Conferences are a great opportunity for professionals to come together and share ideas about industry trends. The DevLearn conference is held annually in Las Vegas and is sponsored by the The eLearning Guild. At the DevLearn2013 conference held this year from October 23-25, there were several presentations that included discussion about computing skills and digital literacy. There is a growing concern about basic computing skills and the effective use of the internet. Both corporate industry professionals and academic experts shared some interesting concerns about the lack of basic computing and information retrieval skills across the general population.

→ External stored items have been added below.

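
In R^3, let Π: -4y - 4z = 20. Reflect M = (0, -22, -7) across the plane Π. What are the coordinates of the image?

λ = (n·M − d)/|n|² = (116 − 20)/32 = 3.
Reflection = M − 2λn = (0, -22, -7) − 6·(0, -4, -4) = (0, 2, 17).

(0, 2, 17)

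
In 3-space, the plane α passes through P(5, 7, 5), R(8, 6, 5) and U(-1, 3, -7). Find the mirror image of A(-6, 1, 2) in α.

PR = (3, -1, 0), PU = (-6, -4, -12); a normal to α is PR × PU = (12, 36, -18).
Using P: α has equation 12x + 36y - 18z = 222.
λ = (n·A − d)/|n|² = (-72 − 222)/1764 = -1/6.
Reflection = A − 2λn = (-6, 1, 2) − (-1/3)·(12, 36, -18) = (-2, 13, -4).

(-2, 13, -4)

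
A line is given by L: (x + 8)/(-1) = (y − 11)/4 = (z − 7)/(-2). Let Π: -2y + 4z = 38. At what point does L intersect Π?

(-6, 3, 11)

L has direction (-1, 4, -2) through (-8, 11, 7).
Substitute r = (-8, 11, 7) + t(-1, 4, -2) into the plane: 6 + (-16)t = 38, so t = -2.
Intersection: (-8, 11, 7) + (-2)·(-1, 4, -2) = (-6, 3, 11).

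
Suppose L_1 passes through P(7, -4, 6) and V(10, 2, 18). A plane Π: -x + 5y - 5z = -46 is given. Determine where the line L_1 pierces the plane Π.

A direction vector for L_1 is V − P = (3, 6, 12).
Substitute r = (7, -4, 6) + t(3, 6, 12) into the plane: -57 + (-33)t = -46, so t = -1/3.
Intersection: (7, -4, 6) + (-1/3)·(3, 6, 12) = (6, -6, 2).

(6, -6, 2)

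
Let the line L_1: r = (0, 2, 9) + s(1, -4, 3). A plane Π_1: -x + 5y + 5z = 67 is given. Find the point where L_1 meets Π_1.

Substitute r = (0, 2, 9) + t(1, -4, 3) into the plane: 55 + (-6)t = 67, so t = -2.
Intersection: (0, 2, 9) + (-2)·(1, -4, 3) = (-2, 10, 3).

(-2, 10, 3)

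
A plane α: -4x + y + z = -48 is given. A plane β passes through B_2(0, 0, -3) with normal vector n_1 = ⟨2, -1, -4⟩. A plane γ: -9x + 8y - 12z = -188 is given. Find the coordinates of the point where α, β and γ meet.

(12, -4, 4)

β: n_1·r = n_1·B_2 gives 2x - y - 4z = 12.
Solving the 3×3 linear system -4x + y + z = -48, 2x - y - 4z = 12, -9x + 8y - 12z = -188 (e.g. by elimination or Cramer's rule, determinant = -109) gives (12, -4, 4).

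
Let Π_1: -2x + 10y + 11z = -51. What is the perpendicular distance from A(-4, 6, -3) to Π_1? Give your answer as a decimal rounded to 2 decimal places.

n·A − d = (-2)·(-4) + (10)·(6) + (11)·(-3) − (-51) = 86; |n| = √225.
Distance = |86| / √225 = 86/√225 ≈ 5.73.

5.73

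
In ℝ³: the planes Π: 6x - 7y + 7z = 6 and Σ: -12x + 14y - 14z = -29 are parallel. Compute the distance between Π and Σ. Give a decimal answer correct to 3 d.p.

0.734

Rescale Σ by 1/(-2): 6x - 7y + 7z = 29/2. Then distance = |6 − (29/2)| / √134 ≈ 0.734.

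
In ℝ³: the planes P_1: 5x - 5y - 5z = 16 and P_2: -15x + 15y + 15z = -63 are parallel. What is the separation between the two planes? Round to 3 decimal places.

Rescale P_2 by 1/(-3): 5x - 5y - 5z = 21. Then distance = |16 − 21| / √75 ≈ 0.577.

0.577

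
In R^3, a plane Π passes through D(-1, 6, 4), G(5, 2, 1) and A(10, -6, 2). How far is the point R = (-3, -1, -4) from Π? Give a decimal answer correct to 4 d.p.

DG = (6, -4, -3), DA = (11, -12, -2); a normal to Π is DG × DA = (-28, -21, -28).
Using D: Π has equation -28x - 21y - 28z = -210.
n·R − d = (-28)·(-3) + (-21)·(-1) + (-28)·(-4) − (-210) = 427; |n| = √2009.
Distance = |427| / √2009 = 427/√2009 ≈ 9.5266.

9.5266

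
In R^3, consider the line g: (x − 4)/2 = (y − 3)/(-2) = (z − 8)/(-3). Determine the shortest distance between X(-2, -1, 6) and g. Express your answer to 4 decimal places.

g has direction (2, -2, -3) through (4, 3, 8).
Taking (4, 3, 8) on g with direction v = (2, -2, -3): w = X − (4, 3, 8) = (-6, -4, -2), and w × v = (8, -22, 20).
Distance = |w × v| / |v| = √948 / √17 ≈ 7.4676.

7.4676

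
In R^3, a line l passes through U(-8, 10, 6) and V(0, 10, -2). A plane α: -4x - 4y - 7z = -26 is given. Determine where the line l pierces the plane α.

(0, 10, -2)

A direction vector for l is V − U = (8, 0, -8).
Substitute r = (-8, 10, 6) + t(8, 0, -8) into the plane: -50 + 24t = -26, so t = 1.
Intersection: (-8, 10, 6) + 1·(8, 0, -8) = (0, 10, -2).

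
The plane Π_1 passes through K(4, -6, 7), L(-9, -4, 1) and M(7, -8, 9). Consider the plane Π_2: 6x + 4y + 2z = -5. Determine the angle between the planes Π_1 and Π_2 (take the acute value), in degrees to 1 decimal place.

KL = (-13, 2, -6), KM = (3, -2, 2); a normal to Π_1 is KL × KM = (-8, 8, 20).
Using K: Π_1 has equation -8x + 8y + 20z = 60.
cos θ = |n₁·n₂| / (|n₁||n₂|) = |24| / (√528 · √56).
θ = arccos(0.13957) ≈ 82.0°.

82.0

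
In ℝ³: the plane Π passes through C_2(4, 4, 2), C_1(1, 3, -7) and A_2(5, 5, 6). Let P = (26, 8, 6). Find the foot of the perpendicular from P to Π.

(11, -1, 12)

C_2C_1 = (-3, -1, -9), C_2A_2 = (1, 1, 4); a normal to Π is C_2C_1 × C_2A_2 = (5, 3, -2).
Using C_2: Π has equation 5x + 3y - 2z = 28.
Foot = P − λn with λ = (n·P − d)/|n|² = (142 − 28)/38 = 3.
Foot = (26, 8, 6) − 3·(5, 3, -2) = (11, -1, 12).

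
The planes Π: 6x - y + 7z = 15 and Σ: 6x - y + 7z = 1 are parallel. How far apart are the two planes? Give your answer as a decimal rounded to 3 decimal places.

Same normal n = (6, -1, 7) with |n| = √86; distance = |15 − 1| / |n| = 14/√86 ≈ 1.510.

1.510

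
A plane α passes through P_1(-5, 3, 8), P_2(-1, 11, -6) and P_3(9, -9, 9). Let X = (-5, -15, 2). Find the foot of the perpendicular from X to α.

P_1P_2 = (4, 8, -14), P_1P_3 = (14, -12, 1); a normal to α is P_1P_2 × P_1P_3 = (-160, -200, -160).
Using P_1: α has equation -160x - 200y - 160z = -1080.
Foot = X − λn with λ = (n·X − d)/|n|² = (3480 − (-1080))/91200 = 1/20.
Foot = (-5, -15, 2) − (1/20)·(-160, -200, -160) = (3, -5, 10).

(3, -5, 10)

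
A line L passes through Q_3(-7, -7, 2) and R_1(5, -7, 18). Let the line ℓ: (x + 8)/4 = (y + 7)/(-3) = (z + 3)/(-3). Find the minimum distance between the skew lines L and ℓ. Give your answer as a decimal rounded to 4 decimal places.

1.1319

A direction vector for L is R_1 − Q_3 = (12, 0, 16).
ℓ has direction (4, -3, -3) through (-8, -7, -3).
Common perpendicular direction n = (12, 0, 16) × (4, -3, -3) = (48, 100, -36).
With w = (-8, -7, -3) − (-7, -7, 2) = (-1, 0, -5), w · n = 132.
Distance = |w · n| / |n| = |132| / √13600 ≈ 1.1319.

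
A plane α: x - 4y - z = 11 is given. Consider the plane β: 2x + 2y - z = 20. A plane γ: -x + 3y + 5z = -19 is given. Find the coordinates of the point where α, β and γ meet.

(9, 0, -2)

Solving the 3×3 linear system x - 4y - z = 11, 2x + 2y - z = 20, -x + 3y + 5z = -19 (e.g. by elimination or Cramer's rule, determinant = 41) gives (9, 0, -2).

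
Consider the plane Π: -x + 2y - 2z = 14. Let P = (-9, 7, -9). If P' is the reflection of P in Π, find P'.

(-3, -5, 3)

λ = (n·P − d)/|n|² = (41 − 14)/9 = 3.
Reflection = P − 2λn = (-9, 7, -9) − 6·(-1, 2, -2) = (-3, -5, 3).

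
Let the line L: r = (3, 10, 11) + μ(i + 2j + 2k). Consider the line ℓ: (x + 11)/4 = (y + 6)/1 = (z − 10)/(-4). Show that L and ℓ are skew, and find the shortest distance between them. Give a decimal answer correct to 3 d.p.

2.629

ℓ has direction (4, 1, -4) through (-11, -6, 10).
Common perpendicular direction n = (1, 2, 2) × (4, 1, -4) = (-10, 12, -7).
With w = (-11, -6, 10) − (3, 10, 11) = (-14, -16, -1), w · n = -45.
Since n ≠ 0 the lines are not parallel, and w · n = -45 ≠ 0 so they do not intersect; hence they are skew.
Distance = |w · n| / |n| = |-45| / √293 ≈ 2.629.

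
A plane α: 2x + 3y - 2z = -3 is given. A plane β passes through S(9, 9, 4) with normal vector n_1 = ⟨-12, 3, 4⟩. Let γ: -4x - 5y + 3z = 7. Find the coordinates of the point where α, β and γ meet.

β: n_1·r = n_1·S gives -12x + 3y + 4z = -65.
Solving the 3×3 linear system 2x + 3y - 2z = -3, -12x + 3y + 4z = -65, -4x - 5y + 3z = 7 (e.g. by elimination or Cramer's rule, determinant = -26) gives (1, -7, -8).

(1, -7, -8)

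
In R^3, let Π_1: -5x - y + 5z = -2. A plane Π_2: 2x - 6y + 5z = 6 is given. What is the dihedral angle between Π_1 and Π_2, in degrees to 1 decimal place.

68.6

cos θ = |n₁·n₂| / (|n₁||n₂|) = |21| / (√51 · √65).
θ = arccos(0.36474) ≈ 68.6°.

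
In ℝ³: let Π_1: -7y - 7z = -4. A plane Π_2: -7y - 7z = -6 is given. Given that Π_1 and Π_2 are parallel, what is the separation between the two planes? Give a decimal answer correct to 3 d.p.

0.202

Same normal n = (0, -7, -7) with |n| = √98; distance = |-4 − (-6)| / |n| = 2/√98 ≈ 0.202.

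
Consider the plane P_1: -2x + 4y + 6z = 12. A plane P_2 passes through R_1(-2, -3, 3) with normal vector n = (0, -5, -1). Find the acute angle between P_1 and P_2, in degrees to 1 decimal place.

47.0

P_2: n·r = n·R_1 gives -5y - z = 12.
cos θ = |n₁·n₂| / (|n₁||n₂|) = |-26| / (√56 · √26).
θ = arccos(0.68139) ≈ 47.0°.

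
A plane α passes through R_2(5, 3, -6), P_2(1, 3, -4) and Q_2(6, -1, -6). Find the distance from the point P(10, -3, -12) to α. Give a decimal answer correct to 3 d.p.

R_2P_2 = (-4, 0, 2), R_2Q_2 = (1, -4, 0); a normal to α is R_2P_2 × R_2Q_2 = (8, 2, 16).
Using R_2: α has equation 8x + 2y + 16z = -50.
n·P − d = (8)·(10) + (2)·(-3) + (16)·(-12) − (-50) = -68; |n| = √324.
Distance = |-68| / √324 = 68/√324 ≈ 3.778.

3.778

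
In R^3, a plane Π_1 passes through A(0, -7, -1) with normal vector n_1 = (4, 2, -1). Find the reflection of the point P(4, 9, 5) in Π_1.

Π_1: n_1·r = n_1·A gives 4x + 2y - z = -13.
λ = (n·P − d)/|n|² = (29 − (-13))/21 = 2.
Reflection = P − 2λn = (4, 9, 5) − 4·(4, 2, -1) = (-12, 1, 9).

(-12, 1, 9)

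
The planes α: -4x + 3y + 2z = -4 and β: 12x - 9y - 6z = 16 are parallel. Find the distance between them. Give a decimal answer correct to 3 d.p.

Rescale β by 1/(-3): -4x + 3y + 2z = -16/3. Then distance = |-4 − (-16/3)| / √29 ≈ 0.248.

0.248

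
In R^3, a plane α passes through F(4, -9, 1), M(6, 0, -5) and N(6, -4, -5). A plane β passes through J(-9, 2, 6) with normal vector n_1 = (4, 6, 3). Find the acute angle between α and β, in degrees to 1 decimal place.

52.6

FM = (2, 9, -6), FN = (2, 5, -6); a normal to α is FM × FN = (-24, 0, -8).
Using F: α has equation -24x - 8z = -104.
β: n_1·r = n_1·J gives 4x + 6y + 3z = -6.
cos θ = |n₁·n₂| / (|n₁||n₂|) = |-120| / (√640 · √61).
θ = arccos(0.60733) ≈ 52.6°.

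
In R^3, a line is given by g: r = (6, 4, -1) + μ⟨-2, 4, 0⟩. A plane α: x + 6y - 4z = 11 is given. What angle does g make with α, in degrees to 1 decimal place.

42.5

sin θ = |n·v| / (|n||v|) = |22| / (√53 · √20) = 0.67572.
θ ≈ 42.5°.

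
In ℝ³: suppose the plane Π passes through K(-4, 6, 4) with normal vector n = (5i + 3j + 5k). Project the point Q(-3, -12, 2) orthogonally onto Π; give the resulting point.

(2, -9, 7)

Π: n·r = n·K gives 5x + 3y + 5z = 18.
Foot = Q − λn with λ = (n·Q − d)/|n|² = (-41 − 18)/59 = -1.
Foot = (-3, -12, 2) − (-1)·(5, 3, 5) = (2, -9, 7).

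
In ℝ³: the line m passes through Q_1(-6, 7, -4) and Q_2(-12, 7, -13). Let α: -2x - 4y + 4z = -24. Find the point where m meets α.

(-4, 7, -1)

A direction vector for m is Q_2 − Q_1 = (-6, 0, -9).
Substitute r = (-6, 7, -4) + t(-6, 0, -9) into the plane: -32 + (-24)t = -24, so t = -1/3.
Intersection: (-6, 7, -4) + (-1/3)·(-6, 0, -9) = (-4, 7, -1).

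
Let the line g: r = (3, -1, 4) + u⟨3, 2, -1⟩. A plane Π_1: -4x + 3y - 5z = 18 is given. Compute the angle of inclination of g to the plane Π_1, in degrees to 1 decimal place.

2.2

sin θ = |n·v| / (|n||v|) = |-1| / (√50 · √14) = 0.03780.
θ ≈ 2.2°.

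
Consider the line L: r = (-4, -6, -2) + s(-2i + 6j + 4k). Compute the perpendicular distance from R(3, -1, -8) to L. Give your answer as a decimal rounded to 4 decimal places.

Taking (-4, -6, -2) on L with direction v = (-2, 6, 4): w = R − (-4, -6, -2) = (7, 5, -6), and w × v = (56, -16, 52).
Distance = |w × v| / |v| = √6096 / √56 ≈ 10.4335.

10.4335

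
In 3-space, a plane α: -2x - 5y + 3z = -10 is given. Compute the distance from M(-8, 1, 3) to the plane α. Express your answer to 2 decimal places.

n·M − d = (-2)·(-8) + (-5)·(1) + (3)·(3) − (-10) = 30; |n| = √38.
Distance = |30| / √38 = 30/√38 ≈ 4.87.

4.87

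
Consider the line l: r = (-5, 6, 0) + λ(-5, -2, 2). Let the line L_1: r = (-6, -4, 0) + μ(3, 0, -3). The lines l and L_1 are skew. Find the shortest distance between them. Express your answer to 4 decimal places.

6.7910

Common perpendicular direction n = (-5, -2, 2) × (3, 0, -3) = (6, -9, 6).
With w = (-6, -4, 0) − (-5, 6, 0) = (-1, -10, 0), w · n = 84.
Distance = |w · n| / |n| = |84| / √153 ≈ 6.7910.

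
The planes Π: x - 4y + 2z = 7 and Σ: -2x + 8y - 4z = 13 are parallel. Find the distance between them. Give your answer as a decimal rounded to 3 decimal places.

2.946

Rescale Σ by 1/(-2): x - 4y + 2z = -13/2. Then distance = |7 − (-13/2)| / √21 ≈ 2.946.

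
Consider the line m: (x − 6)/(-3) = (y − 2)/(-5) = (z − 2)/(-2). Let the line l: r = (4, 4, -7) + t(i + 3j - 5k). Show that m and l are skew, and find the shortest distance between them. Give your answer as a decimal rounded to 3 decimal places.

m has direction (-3, -5, -2) through (6, 2, 2).
Common perpendicular direction n = (-3, -5, -2) × (1, 3, -5) = (31, -17, -4).
With w = (4, 4, -7) − (6, 2, 2) = (-2, 2, -9), w · n = -60.
Since n ≠ 0 the lines are not parallel, and w · n = -60 ≠ 0 so they do not intersect; hence they are skew.
Distance = |w · n| / |n| = |-60| / √1266 ≈ 1.686.

1.686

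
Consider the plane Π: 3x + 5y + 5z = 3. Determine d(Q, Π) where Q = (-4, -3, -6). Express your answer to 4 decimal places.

n·Q − d = (3)·(-4) + (5)·(-3) + (5)·(-6) − 3 = -60; |n| = √59.
Distance = |-60| / √59 = 60/√59 ≈ 7.8113.

7.8113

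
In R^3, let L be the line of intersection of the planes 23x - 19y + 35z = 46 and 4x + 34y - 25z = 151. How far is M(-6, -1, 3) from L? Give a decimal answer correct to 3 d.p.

11.330

Direction of L: (23, -19, 35) × (4, 34, -25) = (-715, 715, 858).
A point on L: solving the two plane equations with x = 1 gives (1, 8, 5).
Taking (1, 8, 5) on L with direction v = (-715, 715, 858): w = M − (1, 8, 5) = (-7, -9, -2), and w × v = (-6292, 7436, -11440).
Distance = |w × v| / |v| = √225756960 / √1758614 ≈ 11.330.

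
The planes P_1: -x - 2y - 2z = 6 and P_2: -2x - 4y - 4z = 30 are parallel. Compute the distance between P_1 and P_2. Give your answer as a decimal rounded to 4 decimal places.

Rescale P_2 by 1/2: -x - 2y - 2z = 15. Then distance = |6 − 15| / √9 ≈ 3.0000.

3.0000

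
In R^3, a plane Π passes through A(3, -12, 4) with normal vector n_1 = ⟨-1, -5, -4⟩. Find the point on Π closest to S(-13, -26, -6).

Π: n_1·r = n_1·A gives -x - 5y - 4z = 41.
Foot = S − λn with λ = (n·S − d)/|n|² = (167 − 41)/42 = 3.
Foot = (-13, -26, -6) − 3·(-1, -5, -4) = (-10, -11, 6).

(-10, -11, 6)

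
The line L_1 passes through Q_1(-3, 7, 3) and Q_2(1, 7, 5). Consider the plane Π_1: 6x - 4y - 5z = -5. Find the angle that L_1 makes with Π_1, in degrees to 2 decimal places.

20.90

A direction vector for L_1 is Q_2 − Q_1 = (4, 0, 2).
sin θ = |n·v| / (|n||v|) = |14| / (√77 · √20) = 0.35675.
θ ≈ 20.90°.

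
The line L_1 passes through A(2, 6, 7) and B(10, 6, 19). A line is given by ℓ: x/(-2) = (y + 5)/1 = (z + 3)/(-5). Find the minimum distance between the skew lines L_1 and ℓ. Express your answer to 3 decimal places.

10.770

A direction vector for L_1 is B − A = (8, 0, 12).
ℓ has direction (-2, 1, -5) through (0, -5, -3).
Common perpendicular direction n = (8, 0, 12) × (-2, 1, -5) = (-12, 16, 8).
With w = (0, -5, -3) − (2, 6, 7) = (-2, -11, -10), w · n = -232.
Distance = |w · n| / |n| = |-232| / √464 ≈ 10.770.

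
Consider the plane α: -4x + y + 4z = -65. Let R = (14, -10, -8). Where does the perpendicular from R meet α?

(10, -9, -4)

Foot = R − λn with λ = (n·R − d)/|n|² = (-98 − (-65))/33 = -1.
Foot = (14, -10, -8) − (-1)·(-4, 1, 4) = (10, -9, -4).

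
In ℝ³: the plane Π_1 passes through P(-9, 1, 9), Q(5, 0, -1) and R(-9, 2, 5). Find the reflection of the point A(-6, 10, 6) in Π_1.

PQ = (14, -1, -10), PR = (0, 1, -4); a normal to Π_1 is PQ × PR = (14, 56, 14).
Using P: Π_1 has equation 14x + 56y + 14z = 56.
λ = (n·A − d)/|n|² = (560 − 56)/3528 = 1/7.
Reflection = A − 2λn = (-6, 10, 6) − (2/7)·(14, 56, 14) = (-10, -6, 2).

(-10, -6, 2)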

There has been much written about the classification of digital immigrants and digital natives. Digital immigrants are identified as those that have grown up with digital devices and internet technologies. Digital natives are those that have adopted the use of computing and internet technologies. The general premise has been that the natives possess skills beyond those of immigrants because they have grown up in a digital world. However, this idea is not only being challenged, but is a misconception. It is becoming more apparent that although natives have grown up with technology, they do not necessarily possess skills to use the internet effectively or have a good understanding of basic computing. The rise of smartphones has contributed to the myth of digital competence. It is likely more accurate to suggest that digital natives have less fear of technology, but not necessarily possess effective technology skills.
Corporate professionals pointed out that organizations are struggling with employees that cannot effectively navigate and use productivity software tools. Similarly, educators in academic environments shared that teachers often lack basic computer knowledge and therefore cannot effectively use technology as a learning tool. The assumption that anyone is more naturally suited to digital tools is a false premise. Computing skills and internet expertise must be taught; it is not instinctive or happens as a byproduct of exposure to digital devices! The concern across industries and learning environments was palpable during discussions at DevLearn2013, and requires remediation.
As we rely more and more on computing tools and internet based applications, the need for a basic understanding of computing and digital information is becoming more profoundly necessary. One remedy that organizations can consider is to adopt a formalized program that would strongly indicate a baseline level of computer skills. A good option is the use of a certification process. IC3 is a global certification for Internet and Computing Core Certification. The certification is offered by the organization Certiport. As stated by Certiport on their website, “IC³ certification is an excellent way to tell teachers, potential and current employers, academic institutions, government agencies, and the whole world that you have the digital literacy skills to function successfully, effectively, and productively. IC³ certification is the one credential that applies to whatever direction your education or career pursuits take you."
The certification requires three areas of study: (a) Key Applications, (b) Computing Fundamentals, and (c) Living Online. The knowledge required to earn this certification includes key applications such as Microsoft Word, Excel, and PowerPoint, basic computing principles, and skills for effective internet use. All organizations can potentially benefit across all organizational levels from such a program to address the need to for a baseline of computer competence. Many of the participants at the DevLearn2013 were not aware of such a certification program, and were very interested in exploring this option. It is becoming more apparent that it is necessary not only to teach the digital skills we require, but also to demonstrate competence.